The typical scenario is that someone will broadcast information (and
sometimes committing the double sin of formatting it in a proprietary format)
to a mailing list that may contain hundreds, or even thousands, of recipients.
A copy is then made for each individual recipient. So, for example, if 4
megabyte attachment is sent to a department mailing list with 250 people,
an aggregate of 1 gigabyte of mail storage is used by this one message.

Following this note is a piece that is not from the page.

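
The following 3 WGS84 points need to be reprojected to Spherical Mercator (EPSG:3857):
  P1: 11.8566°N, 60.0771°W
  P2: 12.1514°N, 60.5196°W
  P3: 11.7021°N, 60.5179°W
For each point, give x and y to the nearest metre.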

Some Email accounts (e.g. Hotmail, Yahoo) have size quotas, and sending large
attachments to them will either fill up or severely reduce the available
space for new mail.
It is also typical that not all of the recipients need or want the
attachment, yet these recipients have already expended the considerable computing
overhead to receive, scan or filter for spam and viruses, and store the large
attachment.
A far better strategy is to post the information or file onto a web site
(or FTP site if you have access to one), then Email out a short message that
describes the contents and refers interested parties to the URL. This will
allow people who want the data to pull the data off the web site at their
leisure, and those who don't can delete the message without having incurred
the overhead of receiving all the data in the first place.
Using this method with the above scenario, a 1K blurb instead of a 4Mb attachment
will mean a three-orders of magnitude (1/4000th) reduction in computing resources.